I've been tasked with writing a program that reads a string's format followed by the actual string from a file, tests the string to see whether it adheres to the format or not, and attempts to format the string if possible. The syntax for the string's format is such that [(a-z),(0-9)@(A-Z),(0-9)] means that the string consists of common letters between a and z; integers between 0 and 9, followed but an @ sign, followed by capital letters between A - Z and integers between 0 and 9.
I'm aware of the policy concerning home work questions and this is indeed one of those, but i'm completely stumped and would appreciate a nod in the right direction. Thank you in advance.
I should clarify, that I am aware of how to format a string given most criteria, but my problem is interpreting the correct format from the format string. Also, while the format syntax resembles that of a regular expression, I am only to use the default string library.
That's relatively simple. The lowercase letters are in the ASCII range 97-122, the digits are in the range 48-57, and the capital letters are in the range 65-90. The @ is 64. See http://www.asciitable.com/ for reference.
You iterate over the string twice, first you check if the characters are lowercase letters or digits. When you hit an @, you quit the loop and enter the second one. In that one, you check if the characters are capital letters or digits. If in the first loop you hit the end of the string before finding an @, the string doesn't abide the format. Similarily, if you find non-lower case or -digits before the @, or if you find non-capital letters or -digits after it.
As to the correction, if it's a letter you can just convert it to an uppercase or lowercase letter respectively, other characters can probably not be converted unless you got further specifications for such conversions.
Hanst99. Thanks for the reply, it is much appreciated, but knowing how to check and format string wasn't really my concern. My problem is having the program read the format string and then determine actual string should look like. What you outlined was the steps that should be taken after the program has made that determination based on the example that i gave.
The lowercase letters are in the ASCII range 97-122, the digits are in the range 48-57, and the capital letters are in the range 65-90
I would put it this way, which I think is more readable: lowercase letter are in the range 'a' to 'z', digits are in the range '0' to '9', and uppercase letters are in the range 'A' to 'Z'. This way, it doesn't matter what the underlying ASCII code is, as it's just an implementation detail. And you get nice, readable code, instead of magic numbers.

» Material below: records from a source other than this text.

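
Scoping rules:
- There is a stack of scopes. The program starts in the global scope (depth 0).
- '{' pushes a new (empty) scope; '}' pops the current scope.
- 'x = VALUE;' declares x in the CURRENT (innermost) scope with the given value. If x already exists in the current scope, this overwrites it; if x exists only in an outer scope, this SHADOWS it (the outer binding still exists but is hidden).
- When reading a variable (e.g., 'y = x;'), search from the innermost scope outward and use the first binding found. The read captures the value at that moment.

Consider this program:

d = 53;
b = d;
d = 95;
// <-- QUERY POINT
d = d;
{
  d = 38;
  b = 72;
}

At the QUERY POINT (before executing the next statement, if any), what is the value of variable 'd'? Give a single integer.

Step 1: declare d=53 at depth 0
Step 2: declare b=(read d)=53 at depth 0
Step 3: declare d=95 at depth 0
Visible at query point: b=53 d=95

Answer: 95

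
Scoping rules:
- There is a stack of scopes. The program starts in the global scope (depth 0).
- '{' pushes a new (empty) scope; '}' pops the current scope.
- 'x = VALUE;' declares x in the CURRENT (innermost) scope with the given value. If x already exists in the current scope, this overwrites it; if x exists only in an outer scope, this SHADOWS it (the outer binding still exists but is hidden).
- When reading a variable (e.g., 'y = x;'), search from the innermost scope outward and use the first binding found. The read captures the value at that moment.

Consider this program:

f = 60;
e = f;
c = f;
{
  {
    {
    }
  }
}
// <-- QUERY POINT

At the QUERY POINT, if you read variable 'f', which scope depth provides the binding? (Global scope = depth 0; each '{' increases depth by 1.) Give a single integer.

Step 1: declare f=60 at depth 0
Step 2: declare e=(read f)=60 at depth 0
Step 3: declare c=(read f)=60 at depth 0
Step 4: enter scope (depth=1)
Step 5: enter scope (depth=2)
Step 6: enter scope (depth=3)
Step 7: exit scope (depth=2)
Step 8: exit scope (depth=1)
Step 9: exit scope (depth=0)
Visible at query point: c=60 e=60 f=60

Answer: 0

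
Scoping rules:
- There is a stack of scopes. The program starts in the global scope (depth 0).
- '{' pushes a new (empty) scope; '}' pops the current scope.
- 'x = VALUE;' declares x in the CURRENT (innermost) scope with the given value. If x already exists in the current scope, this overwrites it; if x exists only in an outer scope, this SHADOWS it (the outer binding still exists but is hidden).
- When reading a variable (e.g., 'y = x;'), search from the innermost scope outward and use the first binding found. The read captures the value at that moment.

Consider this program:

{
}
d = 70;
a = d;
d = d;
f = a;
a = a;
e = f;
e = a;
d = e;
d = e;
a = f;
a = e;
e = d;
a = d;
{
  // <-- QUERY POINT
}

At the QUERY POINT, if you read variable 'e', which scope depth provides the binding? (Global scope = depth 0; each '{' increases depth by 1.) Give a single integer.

Answer: 0

Derivation:
Step 1: enter scope (depth=1)
Step 2: exit scope (depth=0)
Step 3: declare d=70 at depth 0
Step 4: declare a=(read d)=70 at depth 0
Step 5: declare d=(read d)=70 at depth 0
Step 6: declare f=(read a)=70 at depth 0
Step 7: declare a=(read a)=70 at depth 0
Step 8: declare e=(read f)=70 at depth 0
Step 9: declare e=(read a)=70 at depth 0
Step 10: declare d=(read e)=70 at depth 0
Step 11: declare d=(read e)=70 at depth 0
Step 12: declare a=(read f)=70 at depth 0
Step 13: declare a=(read e)=70 at depth 0
Step 14: declare e=(read d)=70 at depth 0
Step 15: declare a=(read d)=70 at depth 0
Step 16: enter scope (depth=1)
Visible at query point: a=70 d=70 e=70 f=70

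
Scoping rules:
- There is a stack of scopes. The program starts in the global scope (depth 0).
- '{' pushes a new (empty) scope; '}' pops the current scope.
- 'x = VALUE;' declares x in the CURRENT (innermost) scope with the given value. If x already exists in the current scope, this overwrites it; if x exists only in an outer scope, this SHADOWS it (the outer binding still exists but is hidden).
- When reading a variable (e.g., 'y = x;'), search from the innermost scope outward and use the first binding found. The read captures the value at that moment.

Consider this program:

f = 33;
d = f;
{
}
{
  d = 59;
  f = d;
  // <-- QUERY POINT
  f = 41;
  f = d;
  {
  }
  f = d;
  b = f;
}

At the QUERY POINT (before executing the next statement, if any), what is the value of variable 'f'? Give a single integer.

Step 1: declare f=33 at depth 0
Step 2: declare d=(read f)=33 at depth 0
Step 3: enter scope (depth=1)
Step 4: exit scope (depth=0)
Step 5: enter scope (depth=1)
Step 6: declare d=59 at depth 1
Step 7: declare f=(read d)=59 at depth 1
Visible at query point: d=59 f=59

Answer: 59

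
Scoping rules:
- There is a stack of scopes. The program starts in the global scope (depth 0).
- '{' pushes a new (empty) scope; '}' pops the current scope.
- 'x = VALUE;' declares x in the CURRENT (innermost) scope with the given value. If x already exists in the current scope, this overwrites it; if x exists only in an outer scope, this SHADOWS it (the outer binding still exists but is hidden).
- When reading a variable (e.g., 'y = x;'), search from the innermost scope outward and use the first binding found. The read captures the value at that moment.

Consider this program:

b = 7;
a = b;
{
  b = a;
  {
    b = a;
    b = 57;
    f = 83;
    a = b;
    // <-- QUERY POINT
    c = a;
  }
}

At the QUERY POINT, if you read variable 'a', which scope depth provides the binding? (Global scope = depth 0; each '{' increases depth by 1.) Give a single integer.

Step 1: declare b=7 at depth 0
Step 2: declare a=(read b)=7 at depth 0
Step 3: enter scope (depth=1)
Step 4: declare b=(read a)=7 at depth 1
Step 5: enter scope (depth=2)
Step 6: declare b=(read a)=7 at depth 2
Step 7: declare b=57 at depth 2
Step 8: declare f=83 at depth 2
Step 9: declare a=(read b)=57 at depth 2
Visible at query point: a=57 b=57 f=83

Answer: 2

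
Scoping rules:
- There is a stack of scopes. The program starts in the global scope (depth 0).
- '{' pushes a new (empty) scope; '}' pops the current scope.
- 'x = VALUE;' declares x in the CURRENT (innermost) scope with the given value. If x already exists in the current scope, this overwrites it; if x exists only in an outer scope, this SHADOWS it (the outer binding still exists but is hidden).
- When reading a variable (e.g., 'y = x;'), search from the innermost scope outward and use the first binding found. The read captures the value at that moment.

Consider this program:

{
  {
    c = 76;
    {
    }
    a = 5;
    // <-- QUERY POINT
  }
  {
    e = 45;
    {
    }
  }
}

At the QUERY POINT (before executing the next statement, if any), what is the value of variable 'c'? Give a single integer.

Answer: 76

Derivation:
Step 1: enter scope (depth=1)
Step 2: enter scope (depth=2)
Step 3: declare c=76 at depth 2
Step 4: enter scope (depth=3)
Step 5: exit scope (depth=2)
Step 6: declare a=5 at depth 2
Visible at query point: a=5 c=76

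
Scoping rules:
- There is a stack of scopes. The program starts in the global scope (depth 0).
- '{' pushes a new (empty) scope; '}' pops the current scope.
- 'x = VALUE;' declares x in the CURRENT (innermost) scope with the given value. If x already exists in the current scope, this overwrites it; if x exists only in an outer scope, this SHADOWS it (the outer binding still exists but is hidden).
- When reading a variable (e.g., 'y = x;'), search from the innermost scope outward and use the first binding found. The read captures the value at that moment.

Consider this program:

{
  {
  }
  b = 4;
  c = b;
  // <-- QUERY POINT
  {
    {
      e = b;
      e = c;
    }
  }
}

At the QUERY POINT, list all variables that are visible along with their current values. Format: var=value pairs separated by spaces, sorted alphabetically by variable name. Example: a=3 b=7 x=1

Answer: b=4 c=4

Derivation:
Step 1: enter scope (depth=1)
Step 2: enter scope (depth=2)
Step 3: exit scope (depth=1)
Step 4: declare b=4 at depth 1
Step 5: declare c=(read b)=4 at depth 1
Visible at query point: b=4 c=4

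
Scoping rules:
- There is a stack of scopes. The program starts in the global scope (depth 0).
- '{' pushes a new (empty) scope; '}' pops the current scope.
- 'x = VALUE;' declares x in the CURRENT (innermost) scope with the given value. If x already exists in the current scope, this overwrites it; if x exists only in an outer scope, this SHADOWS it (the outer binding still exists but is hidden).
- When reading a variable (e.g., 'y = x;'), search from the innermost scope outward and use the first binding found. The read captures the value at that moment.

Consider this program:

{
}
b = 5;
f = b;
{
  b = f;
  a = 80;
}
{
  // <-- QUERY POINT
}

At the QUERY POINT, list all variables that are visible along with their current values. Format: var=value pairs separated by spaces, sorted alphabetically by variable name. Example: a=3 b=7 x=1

Step 1: enter scope (depth=1)
Step 2: exit scope (depth=0)
Step 3: declare b=5 at depth 0
Step 4: declare f=(read b)=5 at depth 0
Step 5: enter scope (depth=1)
Step 6: declare b=(read f)=5 at depth 1
Step 7: declare a=80 at depth 1
Step 8: exit scope (depth=0)
Step 9: enter scope (depth=1)
Visible at query point: b=5 f=5

Answer: b=5 f=5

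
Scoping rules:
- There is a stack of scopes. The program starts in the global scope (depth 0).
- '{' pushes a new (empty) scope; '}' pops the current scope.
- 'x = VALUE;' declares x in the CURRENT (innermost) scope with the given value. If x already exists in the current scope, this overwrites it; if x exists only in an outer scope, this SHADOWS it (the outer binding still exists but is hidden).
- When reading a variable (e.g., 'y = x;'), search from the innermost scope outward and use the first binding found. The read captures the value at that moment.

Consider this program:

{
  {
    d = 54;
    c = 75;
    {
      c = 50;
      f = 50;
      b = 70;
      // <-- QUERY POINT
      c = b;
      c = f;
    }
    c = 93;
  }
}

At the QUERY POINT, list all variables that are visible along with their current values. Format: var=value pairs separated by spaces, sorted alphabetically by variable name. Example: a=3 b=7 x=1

Step 1: enter scope (depth=1)
Step 2: enter scope (depth=2)
Step 3: declare d=54 at depth 2
Step 4: declare c=75 at depth 2
Step 5: enter scope (depth=3)
Step 6: declare c=50 at depth 3
Step 7: declare f=50 at depth 3
Step 8: declare b=70 at depth 3
Visible at query point: b=70 c=50 d=54 f=50

Answer: b=70 c=50 d=54 f=50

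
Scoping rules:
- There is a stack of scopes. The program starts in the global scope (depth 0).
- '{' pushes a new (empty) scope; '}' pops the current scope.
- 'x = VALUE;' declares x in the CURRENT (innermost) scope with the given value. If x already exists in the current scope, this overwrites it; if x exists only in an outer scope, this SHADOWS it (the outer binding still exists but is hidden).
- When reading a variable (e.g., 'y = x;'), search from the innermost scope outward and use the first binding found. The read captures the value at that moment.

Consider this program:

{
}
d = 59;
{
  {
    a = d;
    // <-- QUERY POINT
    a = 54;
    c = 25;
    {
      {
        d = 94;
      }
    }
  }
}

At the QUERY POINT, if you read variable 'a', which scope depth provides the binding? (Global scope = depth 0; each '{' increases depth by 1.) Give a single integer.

Step 1: enter scope (depth=1)
Step 2: exit scope (depth=0)
Step 3: declare d=59 at depth 0
Step 4: enter scope (depth=1)
Step 5: enter scope (depth=2)
Step 6: declare a=(read d)=59 at depth 2
Visible at query point: a=59 d=59

Answer: 2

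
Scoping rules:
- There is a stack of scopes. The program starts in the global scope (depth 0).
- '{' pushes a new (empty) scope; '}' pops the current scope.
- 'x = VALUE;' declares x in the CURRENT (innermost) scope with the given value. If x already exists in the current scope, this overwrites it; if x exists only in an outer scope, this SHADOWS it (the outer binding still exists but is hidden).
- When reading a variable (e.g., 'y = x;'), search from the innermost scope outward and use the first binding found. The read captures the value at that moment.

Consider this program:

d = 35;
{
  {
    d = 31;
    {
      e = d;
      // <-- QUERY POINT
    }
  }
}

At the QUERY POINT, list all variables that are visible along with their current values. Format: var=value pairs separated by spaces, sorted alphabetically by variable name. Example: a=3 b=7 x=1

Step 1: declare d=35 at depth 0
Step 2: enter scope (depth=1)
Step 3: enter scope (depth=2)
Step 4: declare d=31 at depth 2
Step 5: enter scope (depth=3)
Step 6: declare e=(read d)=31 at depth 3
Visible at query point: d=31 e=31

Answer: d=31 e=31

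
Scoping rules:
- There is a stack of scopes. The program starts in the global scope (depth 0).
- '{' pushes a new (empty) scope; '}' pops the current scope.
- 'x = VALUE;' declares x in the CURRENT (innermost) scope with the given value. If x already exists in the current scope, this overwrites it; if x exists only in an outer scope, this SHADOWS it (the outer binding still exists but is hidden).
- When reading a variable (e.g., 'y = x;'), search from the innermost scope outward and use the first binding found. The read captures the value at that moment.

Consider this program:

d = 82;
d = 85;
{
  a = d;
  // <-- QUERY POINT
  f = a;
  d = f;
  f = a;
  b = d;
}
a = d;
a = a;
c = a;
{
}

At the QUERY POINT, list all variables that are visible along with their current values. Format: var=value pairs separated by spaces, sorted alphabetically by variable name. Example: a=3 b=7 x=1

Answer: a=85 d=85

Derivation:
Step 1: declare d=82 at depth 0
Step 2: declare d=85 at depth 0
Step 3: enter scope (depth=1)
Step 4: declare a=(read d)=85 at depth 1
Visible at query point: a=85 d=85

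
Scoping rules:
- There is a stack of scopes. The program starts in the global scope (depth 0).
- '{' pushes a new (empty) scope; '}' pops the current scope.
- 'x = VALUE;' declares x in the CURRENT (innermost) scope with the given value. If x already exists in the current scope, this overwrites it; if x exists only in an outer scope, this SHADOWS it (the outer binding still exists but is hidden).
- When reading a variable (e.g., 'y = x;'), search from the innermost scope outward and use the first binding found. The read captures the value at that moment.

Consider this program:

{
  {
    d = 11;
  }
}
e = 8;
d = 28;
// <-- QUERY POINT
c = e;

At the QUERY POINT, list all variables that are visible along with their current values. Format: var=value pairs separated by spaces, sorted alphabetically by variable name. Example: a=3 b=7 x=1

Step 1: enter scope (depth=1)
Step 2: enter scope (depth=2)
Step 3: declare d=11 at depth 2
Step 4: exit scope (depth=1)
Step 5: exit scope (depth=0)
Step 6: declare e=8 at depth 0
Step 7: declare d=28 at depth 0
Visible at query point: d=28 e=8

Answer: d=28 e=8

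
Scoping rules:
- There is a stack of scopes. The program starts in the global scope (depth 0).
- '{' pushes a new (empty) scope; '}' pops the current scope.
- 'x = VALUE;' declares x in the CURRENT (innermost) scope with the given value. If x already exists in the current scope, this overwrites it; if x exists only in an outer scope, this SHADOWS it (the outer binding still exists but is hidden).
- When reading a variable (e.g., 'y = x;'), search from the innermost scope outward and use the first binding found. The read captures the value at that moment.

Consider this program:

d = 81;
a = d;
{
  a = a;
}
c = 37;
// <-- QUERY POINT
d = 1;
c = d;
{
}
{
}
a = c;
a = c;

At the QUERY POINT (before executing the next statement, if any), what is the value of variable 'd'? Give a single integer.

Answer: 81

Derivation:
Step 1: declare d=81 at depth 0
Step 2: declare a=(read d)=81 at depth 0
Step 3: enter scope (depth=1)
Step 4: declare a=(read a)=81 at depth 1
Step 5: exit scope (depth=0)
Step 6: declare c=37 at depth 0
Visible at query point: a=81 c=37 d=81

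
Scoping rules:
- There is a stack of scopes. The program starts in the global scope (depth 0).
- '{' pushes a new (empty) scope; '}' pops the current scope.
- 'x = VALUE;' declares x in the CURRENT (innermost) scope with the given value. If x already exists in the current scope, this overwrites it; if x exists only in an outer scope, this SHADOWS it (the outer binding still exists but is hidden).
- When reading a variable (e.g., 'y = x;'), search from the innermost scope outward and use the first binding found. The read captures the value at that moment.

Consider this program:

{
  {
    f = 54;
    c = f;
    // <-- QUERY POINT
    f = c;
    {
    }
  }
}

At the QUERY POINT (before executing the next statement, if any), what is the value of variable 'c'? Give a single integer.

Answer: 54

Derivation:
Step 1: enter scope (depth=1)
Step 2: enter scope (depth=2)
Step 3: declare f=54 at depth 2
Step 4: declare c=(read f)=54 at depth 2
Visible at query point: c=54 f=54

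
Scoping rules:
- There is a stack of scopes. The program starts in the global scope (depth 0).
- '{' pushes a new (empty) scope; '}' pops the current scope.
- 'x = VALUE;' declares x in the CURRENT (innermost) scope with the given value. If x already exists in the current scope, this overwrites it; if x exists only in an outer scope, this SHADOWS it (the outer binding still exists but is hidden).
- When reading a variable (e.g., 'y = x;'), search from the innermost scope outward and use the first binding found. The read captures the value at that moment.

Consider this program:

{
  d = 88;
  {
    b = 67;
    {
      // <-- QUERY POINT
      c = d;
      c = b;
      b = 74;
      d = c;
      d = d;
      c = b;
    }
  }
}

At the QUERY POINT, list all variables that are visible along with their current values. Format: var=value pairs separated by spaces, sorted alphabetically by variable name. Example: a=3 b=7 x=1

Step 1: enter scope (depth=1)
Step 2: declare d=88 at depth 1
Step 3: enter scope (depth=2)
Step 4: declare b=67 at depth 2
Step 5: enter scope (depth=3)
Visible at query point: b=67 d=88

Answer: b=67 d=88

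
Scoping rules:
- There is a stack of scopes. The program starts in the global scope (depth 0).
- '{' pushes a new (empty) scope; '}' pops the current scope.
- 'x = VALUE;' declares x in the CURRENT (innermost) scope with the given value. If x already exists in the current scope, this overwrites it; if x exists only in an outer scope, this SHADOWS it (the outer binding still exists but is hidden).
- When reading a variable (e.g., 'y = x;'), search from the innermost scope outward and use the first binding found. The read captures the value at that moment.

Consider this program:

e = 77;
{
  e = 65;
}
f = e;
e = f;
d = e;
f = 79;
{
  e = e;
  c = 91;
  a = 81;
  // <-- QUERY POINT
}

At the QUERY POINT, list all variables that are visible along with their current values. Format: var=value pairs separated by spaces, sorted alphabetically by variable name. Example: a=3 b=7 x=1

Step 1: declare e=77 at depth 0
Step 2: enter scope (depth=1)
Step 3: declare e=65 at depth 1
Step 4: exit scope (depth=0)
Step 5: declare f=(read e)=77 at depth 0
Step 6: declare e=(read f)=77 at depth 0
Step 7: declare d=(read e)=77 at depth 0
Step 8: declare f=79 at depth 0
Step 9: enter scope (depth=1)
Step 10: declare e=(read e)=77 at depth 1
Step 11: declare c=91 at depth 1
Step 12: declare a=81 at depth 1
Visible at query point: a=81 c=91 d=77 e=77 f=79

Answer: a=81 c=91 d=77 e=77 f=79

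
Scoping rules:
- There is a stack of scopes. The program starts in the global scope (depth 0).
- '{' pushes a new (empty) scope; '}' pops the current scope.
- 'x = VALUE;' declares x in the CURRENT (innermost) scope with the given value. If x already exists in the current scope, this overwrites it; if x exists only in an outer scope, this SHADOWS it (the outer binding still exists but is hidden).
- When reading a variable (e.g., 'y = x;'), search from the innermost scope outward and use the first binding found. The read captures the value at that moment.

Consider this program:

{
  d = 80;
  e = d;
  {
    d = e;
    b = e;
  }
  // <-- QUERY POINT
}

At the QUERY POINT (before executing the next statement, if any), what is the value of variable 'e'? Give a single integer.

Answer: 80

Derivation:
Step 1: enter scope (depth=1)
Step 2: declare d=80 at depth 1
Step 3: declare e=(read d)=80 at depth 1
Step 4: enter scope (depth=2)
Step 5: declare d=(read e)=80 at depth 2
Step 6: declare b=(read e)=80 at depth 2
Step 7: exit scope (depth=1)
Visible at query point: d=80 e=80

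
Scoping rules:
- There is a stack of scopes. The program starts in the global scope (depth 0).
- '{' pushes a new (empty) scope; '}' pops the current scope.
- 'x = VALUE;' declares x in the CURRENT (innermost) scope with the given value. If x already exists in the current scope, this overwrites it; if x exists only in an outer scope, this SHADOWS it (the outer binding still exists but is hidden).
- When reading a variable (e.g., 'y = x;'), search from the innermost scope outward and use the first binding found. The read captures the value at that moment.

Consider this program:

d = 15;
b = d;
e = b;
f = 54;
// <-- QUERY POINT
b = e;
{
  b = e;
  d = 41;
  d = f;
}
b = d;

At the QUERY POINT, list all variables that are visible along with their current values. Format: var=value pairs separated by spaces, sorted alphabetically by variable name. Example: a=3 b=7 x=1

Answer: b=15 d=15 e=15 f=54

Derivation:
Step 1: declare d=15 at depth 0
Step 2: declare b=(read d)=15 at depth 0
Step 3: declare e=(read b)=15 at depth 0
Step 4: declare f=54 at depth 0
Visible at query point: b=15 d=15 e=15 f=54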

That said, why not use islower(), isdigit() and isupper()?
@Amakusa66: does (a-z) means any number of characters from a to z? From the format, it doesn't look like it, but your explanation says "letters" and "digits".
Yes, its means any any amount of characters as longs they fall withing the range a to z. Just to reiterate, if only had to format a string based on a fixed format, then i'd have no problem. The problem lies in having the program interpret the format criteria and then format the string based on that criteria.
I'd start like this: write a function that takes a format string and a string to be checked as arguments. Then parse the format string.
The first character must be a left bracket.
Once we're inside, we generalize:
- If the next character we find is a left paren, what follows needs to be a character x, a '-', another character y (y > x) and a right paren. As you check, store those two characters. Then you can initialize an iterator to the string to be checked and keep incrementing it until the character it points to isn't in that range. If the first character you check isn't in the range, signal an error and get out. Back in the format string, we check for the next character. If it's a comma, it must be followed by a left paren or the closing bracket. Of course, if it's a left paren we repeat what we just did, and if it's anything else we signal an error.
- If the next character is not a left paren or a closing bracket, (I'm assuming the format doesn't only work with '@'), our iterator must point to a character holding the same value.
Repeat until it's done.
That's the general idea. You probably have parsed text before, since you got this assignment, so you must have an idea of how to accomplish what I described. You can add the attempt to reformat the string after you get the checking to work.
Wait, so your assignment was to write a parser for regular expressions (this IS a regular expression, just the syntax is different from the usual perl-like one)? Sorry, completely misread it lol.
@hanst99, No problem, the fault is mine actually, my post was a bit convoluted because my programming lingo isn't yet up to scratch.
@filipe, Thanks alot for the advice :). Oh, and no, we weren't taught anything close to the level of what is needed for the assignment, but alas, that's what texts books and internet forums are for lol.